Brill Mill

From Brill in Buckinghamshire to central London is something like 45 miles in s straight line. Yet once this lovely village was served by trains operated by London Underground. But in visiting Brill on Spring Bank Holiday Sunday we were not interested in the old railway which closed in 1935 but rather with the mill. Now I featured this on this blog back in January (click here) but that was about a visit in the early 1980s. We had the mill to ourselves then. On a sunny Sunday afternoon we certainly did not. The place was humming with people.

The mill features on village signs.


But actually that isn’t quite the mill as we see it now. On the road sign it has a trestle base. These days there is a round house. However, the sign shows, quite rightly, the simplest of mills. It is a post mill where the whole structure hangs from the central, hefty support and is free to turn on it. Turning was achieved by hand – pushing the pole poking out of the back of the mill. The miller could make sure his sails faced the wind to extract the maximum power from it.

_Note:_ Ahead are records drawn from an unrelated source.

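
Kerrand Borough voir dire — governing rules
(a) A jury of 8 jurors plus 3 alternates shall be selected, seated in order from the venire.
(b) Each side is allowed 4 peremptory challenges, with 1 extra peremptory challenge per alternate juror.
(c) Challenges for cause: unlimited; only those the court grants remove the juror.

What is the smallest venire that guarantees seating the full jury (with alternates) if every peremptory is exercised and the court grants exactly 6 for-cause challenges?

Seats to fill: 8 + 3 alternates = 11.
Peremptories: 4 + 1×3 = 7 per side × 2 sides = 14.
For-cause removals: 6.
Minimum venire: 11 + 14 + 6 = 31.

31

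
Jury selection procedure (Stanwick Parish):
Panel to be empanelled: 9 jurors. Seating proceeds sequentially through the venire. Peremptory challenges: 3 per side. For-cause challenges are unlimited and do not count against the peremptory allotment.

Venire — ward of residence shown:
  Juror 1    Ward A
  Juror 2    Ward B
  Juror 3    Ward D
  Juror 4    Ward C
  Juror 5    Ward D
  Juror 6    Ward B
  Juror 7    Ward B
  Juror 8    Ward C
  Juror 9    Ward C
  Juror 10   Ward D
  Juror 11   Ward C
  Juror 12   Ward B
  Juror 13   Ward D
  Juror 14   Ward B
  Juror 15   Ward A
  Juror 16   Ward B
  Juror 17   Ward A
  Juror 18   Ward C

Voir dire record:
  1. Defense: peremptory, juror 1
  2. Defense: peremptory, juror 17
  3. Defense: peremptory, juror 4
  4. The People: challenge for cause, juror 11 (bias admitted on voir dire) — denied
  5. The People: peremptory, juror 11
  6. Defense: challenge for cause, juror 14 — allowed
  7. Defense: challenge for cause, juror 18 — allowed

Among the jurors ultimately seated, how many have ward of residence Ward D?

Removed: #1, #4, #11, #14, #17, #18.
Seated jurors 1–9: #2, #3, #5, #6, #7, #8, #9, #10, #12.
Of those, in Ward D: #3, #5, #10 → 3.

3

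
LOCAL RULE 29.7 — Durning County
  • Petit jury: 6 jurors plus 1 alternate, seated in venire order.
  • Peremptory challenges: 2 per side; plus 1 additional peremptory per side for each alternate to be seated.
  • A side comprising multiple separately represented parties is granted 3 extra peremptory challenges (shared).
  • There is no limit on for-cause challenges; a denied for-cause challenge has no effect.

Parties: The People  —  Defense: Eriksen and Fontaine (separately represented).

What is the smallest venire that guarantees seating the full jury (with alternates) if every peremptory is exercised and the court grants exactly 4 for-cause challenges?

20

Seats to fill: 6 + 1 alternates = 7.
Peremptories — The People: 2 + 1×1 = 3; Defense: 2 + 1×1 + 3 = 6; total 9.
For-cause removals: 4.
Minimum venire: 7 + 9 + 4 = 20.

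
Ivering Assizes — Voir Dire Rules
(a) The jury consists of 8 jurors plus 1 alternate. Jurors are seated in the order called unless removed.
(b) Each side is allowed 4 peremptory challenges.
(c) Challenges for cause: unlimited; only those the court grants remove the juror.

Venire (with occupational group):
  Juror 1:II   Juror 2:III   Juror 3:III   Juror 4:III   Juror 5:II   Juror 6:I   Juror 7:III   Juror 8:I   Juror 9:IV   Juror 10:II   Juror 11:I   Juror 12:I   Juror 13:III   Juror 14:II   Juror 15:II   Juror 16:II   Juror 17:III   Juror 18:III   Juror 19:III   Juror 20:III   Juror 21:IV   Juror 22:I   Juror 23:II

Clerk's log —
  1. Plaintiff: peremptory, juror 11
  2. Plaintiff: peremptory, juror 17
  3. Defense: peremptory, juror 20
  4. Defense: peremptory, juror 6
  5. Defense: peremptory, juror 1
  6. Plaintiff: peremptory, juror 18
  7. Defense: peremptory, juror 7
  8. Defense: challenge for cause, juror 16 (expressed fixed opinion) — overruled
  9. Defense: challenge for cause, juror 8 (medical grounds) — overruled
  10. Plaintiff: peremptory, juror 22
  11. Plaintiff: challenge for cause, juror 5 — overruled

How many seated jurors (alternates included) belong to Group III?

Removed: #1, #6, #7, #11, #17, #18, #20, #22.
Seated (9 incl. alternates): #2, #3, #4, #5, #8, #9, #10, #12, #13.
Of those, in Group III: #2, #3, #4, #13 → 4.

4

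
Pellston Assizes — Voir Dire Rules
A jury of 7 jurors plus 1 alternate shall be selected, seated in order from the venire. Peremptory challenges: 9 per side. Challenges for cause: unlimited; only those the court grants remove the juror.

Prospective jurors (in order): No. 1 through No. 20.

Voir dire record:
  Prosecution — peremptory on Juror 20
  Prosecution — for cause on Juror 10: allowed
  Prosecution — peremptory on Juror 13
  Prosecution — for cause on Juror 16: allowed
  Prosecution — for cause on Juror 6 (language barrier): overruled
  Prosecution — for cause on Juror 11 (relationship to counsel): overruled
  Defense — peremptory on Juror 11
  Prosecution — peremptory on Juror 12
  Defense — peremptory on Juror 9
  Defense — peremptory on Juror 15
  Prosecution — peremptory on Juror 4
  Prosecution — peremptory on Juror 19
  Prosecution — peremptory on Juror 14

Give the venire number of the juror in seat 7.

Removed: #4, #9, #10, #11, #12, #13, #14, #15, #16, #19, #20. (#6 stays — for-cause denied.)
Seating in order: seats 1–7 → #1, #2, #3, #5, #6, #7, #8; alternates → #17.
So seat 7 is #8.

8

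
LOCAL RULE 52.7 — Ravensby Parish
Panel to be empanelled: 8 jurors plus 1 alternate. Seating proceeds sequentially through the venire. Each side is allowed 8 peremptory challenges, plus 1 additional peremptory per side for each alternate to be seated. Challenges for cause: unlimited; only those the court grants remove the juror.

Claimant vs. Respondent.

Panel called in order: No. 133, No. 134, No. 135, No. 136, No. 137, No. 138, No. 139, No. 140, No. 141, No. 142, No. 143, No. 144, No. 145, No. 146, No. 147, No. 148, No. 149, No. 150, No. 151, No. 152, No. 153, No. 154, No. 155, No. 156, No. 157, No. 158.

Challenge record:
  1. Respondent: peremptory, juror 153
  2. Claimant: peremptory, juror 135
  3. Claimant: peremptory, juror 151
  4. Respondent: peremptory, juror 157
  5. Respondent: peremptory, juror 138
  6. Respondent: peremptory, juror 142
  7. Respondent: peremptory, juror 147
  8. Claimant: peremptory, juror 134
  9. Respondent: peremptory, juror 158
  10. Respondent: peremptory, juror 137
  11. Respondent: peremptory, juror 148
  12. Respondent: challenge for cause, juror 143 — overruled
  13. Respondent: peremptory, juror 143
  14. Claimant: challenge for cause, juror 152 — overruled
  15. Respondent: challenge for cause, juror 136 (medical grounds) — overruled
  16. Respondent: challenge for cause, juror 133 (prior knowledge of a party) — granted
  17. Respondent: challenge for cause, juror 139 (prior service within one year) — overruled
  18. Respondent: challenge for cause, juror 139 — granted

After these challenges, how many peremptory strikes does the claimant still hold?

6

Claimant allotment: 8 base + 1 × 1 alternate = 9.
Claimant peremptories used: #135, #151, #134 — 3 (the for-cause on #152 doesn't count).
Remaining: 9 − 3 = 6.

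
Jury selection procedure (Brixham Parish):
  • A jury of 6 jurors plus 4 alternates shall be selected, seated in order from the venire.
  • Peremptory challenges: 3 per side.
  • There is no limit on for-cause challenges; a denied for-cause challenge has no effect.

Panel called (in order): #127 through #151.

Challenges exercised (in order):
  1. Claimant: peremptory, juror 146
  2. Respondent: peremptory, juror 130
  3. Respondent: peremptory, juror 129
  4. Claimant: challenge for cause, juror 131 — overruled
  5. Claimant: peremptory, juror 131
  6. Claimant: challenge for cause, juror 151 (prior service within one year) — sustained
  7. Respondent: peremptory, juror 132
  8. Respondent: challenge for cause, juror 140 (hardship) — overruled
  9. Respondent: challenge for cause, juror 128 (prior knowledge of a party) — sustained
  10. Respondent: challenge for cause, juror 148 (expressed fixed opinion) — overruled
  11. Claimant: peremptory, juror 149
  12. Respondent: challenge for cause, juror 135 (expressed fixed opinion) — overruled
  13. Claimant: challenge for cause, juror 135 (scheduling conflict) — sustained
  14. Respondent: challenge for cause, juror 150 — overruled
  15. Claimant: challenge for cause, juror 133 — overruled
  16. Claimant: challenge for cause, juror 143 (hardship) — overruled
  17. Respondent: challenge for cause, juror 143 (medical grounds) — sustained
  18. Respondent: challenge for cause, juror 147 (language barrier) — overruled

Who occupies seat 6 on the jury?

Removed: #128, #129, #130, #131, #132, #135, #143, #146, #149, #151. (#133, #140, #147, #148, #150 stay — for-cause denied.)
Seating in order: seats 1–6 → #127, #133, #134, #136, #137, #138; alternates → #139, #140, #141, #142.
So seat 6 is #138.

138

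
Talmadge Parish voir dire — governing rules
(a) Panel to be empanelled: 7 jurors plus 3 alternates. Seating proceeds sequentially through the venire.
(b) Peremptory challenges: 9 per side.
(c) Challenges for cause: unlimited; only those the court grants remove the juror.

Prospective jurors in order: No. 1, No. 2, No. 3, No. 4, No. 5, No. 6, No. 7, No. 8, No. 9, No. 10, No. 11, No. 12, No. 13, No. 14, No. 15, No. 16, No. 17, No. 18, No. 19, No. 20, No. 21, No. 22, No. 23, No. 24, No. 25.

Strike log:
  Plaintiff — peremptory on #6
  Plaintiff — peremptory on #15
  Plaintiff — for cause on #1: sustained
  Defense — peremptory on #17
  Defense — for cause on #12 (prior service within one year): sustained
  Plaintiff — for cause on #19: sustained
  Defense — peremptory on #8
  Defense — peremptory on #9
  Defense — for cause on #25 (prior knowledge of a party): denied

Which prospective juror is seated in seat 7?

11

Removed: #1, #6, #8, #9, #12, #15, #17, #19. (#25 stays — for-cause denied.)
Seating in order: seats 1–7 → #2, #3, #4, #5, #7, #10, #11; alternates → #13, #14, #16.
So seat 7 is #11.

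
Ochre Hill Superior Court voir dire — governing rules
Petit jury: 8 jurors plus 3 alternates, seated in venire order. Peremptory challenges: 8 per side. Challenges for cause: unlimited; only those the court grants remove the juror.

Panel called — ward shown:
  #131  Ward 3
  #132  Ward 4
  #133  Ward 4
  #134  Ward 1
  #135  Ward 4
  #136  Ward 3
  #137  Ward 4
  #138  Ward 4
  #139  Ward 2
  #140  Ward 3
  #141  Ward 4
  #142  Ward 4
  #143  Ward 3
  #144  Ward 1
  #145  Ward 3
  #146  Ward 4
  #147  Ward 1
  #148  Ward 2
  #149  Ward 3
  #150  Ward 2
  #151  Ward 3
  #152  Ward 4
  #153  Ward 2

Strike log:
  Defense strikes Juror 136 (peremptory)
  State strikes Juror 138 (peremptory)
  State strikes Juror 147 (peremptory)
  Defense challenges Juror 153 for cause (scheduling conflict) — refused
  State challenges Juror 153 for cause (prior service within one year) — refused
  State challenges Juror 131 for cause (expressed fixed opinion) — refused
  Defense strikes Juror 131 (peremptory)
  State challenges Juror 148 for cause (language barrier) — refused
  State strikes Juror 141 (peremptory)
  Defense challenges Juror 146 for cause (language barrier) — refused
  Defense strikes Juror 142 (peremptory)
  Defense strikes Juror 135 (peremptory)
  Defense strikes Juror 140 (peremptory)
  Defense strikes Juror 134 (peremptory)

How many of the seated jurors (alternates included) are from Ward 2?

3

Removed: #131, #134, #135, #136, #138, #140, #141, #142, #147.
Seated (11 incl. alternates): #132, #133, #137, #139, #143, #144, #145, #146, #148, #149, #150.
Of those, in Ward 2: #139, #148, #150 → 3.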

And here is the mill on its lovely hill top site.image004

Yes, there were other people about. The deserted mill photo I might have hoped for was not to be, but never mind.

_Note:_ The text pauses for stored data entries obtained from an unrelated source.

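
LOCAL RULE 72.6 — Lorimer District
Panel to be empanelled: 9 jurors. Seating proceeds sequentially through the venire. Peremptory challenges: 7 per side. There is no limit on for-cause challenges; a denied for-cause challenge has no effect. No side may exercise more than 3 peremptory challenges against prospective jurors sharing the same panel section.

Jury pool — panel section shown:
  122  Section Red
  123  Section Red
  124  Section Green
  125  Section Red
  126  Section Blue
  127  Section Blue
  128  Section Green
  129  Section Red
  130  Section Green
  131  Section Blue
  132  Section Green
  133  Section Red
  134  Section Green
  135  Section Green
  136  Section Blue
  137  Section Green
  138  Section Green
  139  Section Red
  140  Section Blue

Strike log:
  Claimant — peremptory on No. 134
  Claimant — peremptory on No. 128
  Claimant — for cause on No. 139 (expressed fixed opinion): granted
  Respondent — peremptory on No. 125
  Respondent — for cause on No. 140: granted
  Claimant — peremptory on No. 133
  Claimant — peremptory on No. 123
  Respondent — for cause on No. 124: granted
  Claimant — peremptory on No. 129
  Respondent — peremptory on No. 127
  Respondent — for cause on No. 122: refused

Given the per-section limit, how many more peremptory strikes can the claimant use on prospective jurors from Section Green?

Claimant peremptories so far: #134, #128, #133, #123, #129 — 5 of 7 used, 2 left overall.
Against Section Green: #134, #128 — 2 used; per-section cap 3 leaves 1.
Binding limit: min(2, 1) = 1.

1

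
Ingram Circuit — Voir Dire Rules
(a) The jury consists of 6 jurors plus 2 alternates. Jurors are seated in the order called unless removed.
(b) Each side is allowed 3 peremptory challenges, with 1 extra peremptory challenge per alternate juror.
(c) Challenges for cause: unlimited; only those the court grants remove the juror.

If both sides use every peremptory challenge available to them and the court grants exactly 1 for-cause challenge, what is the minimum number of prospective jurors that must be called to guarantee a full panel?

Seats to fill: 6 + 2 alternates = 8.
Peremptories: 3 + 1×2 = 5 per side × 2 sides = 10.
For-cause removals: 1.
Minimum venire: 8 + 10 + 1 = 19.

19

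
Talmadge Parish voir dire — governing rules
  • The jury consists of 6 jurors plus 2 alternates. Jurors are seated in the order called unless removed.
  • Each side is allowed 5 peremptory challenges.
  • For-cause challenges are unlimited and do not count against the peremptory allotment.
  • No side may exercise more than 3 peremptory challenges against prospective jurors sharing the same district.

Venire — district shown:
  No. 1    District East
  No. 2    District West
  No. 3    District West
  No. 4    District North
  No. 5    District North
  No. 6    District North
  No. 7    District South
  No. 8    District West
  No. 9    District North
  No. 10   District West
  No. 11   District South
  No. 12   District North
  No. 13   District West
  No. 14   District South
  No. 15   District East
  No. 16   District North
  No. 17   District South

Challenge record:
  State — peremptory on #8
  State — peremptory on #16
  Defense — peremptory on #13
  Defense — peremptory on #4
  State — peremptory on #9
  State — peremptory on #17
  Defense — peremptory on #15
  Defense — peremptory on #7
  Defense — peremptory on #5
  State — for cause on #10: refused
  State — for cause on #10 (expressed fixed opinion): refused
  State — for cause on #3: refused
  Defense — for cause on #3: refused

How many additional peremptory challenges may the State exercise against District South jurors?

1

State peremptories so far: #8, #16, #9, #17 — 4 of 5 used, 1 left overall.
Against District South: #17 — 1 used; per-district cap 3 leaves 2.
Binding limit: min(1, 2) = 1.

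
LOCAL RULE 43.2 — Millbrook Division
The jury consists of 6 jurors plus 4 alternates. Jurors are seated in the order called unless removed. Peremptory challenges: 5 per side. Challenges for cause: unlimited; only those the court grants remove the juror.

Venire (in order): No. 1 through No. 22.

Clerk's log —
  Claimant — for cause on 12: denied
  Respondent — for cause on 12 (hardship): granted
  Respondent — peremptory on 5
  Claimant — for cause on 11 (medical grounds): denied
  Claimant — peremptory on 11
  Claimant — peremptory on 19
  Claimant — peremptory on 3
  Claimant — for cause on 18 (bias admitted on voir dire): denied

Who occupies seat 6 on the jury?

8

Removed: #3, #5, #11, #12, #19. (#18 stays — for-cause denied.)
Seating in order: seats 1–6 → #1, #2, #4, #6, #7, #8; alternates → #9, #10, #13, #14.
So seat 6 is #8.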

Actually, hunting out the right location and using a low angle all but got rid of all trace of people and it gave a clue to the wonderful weather.image006The mill was open so we paid our couple of quid and went in.


It’s a cramped space. On either side of the horizontal wheel we have grain hoppers. At the bottom, cased in, as always, are the grinding stones. The floor below collects and grades grain and is where the miller ‘drives’ the mill.

There are only a couple of small windows in the mill but views are good.


No! I have no idea what the white building is.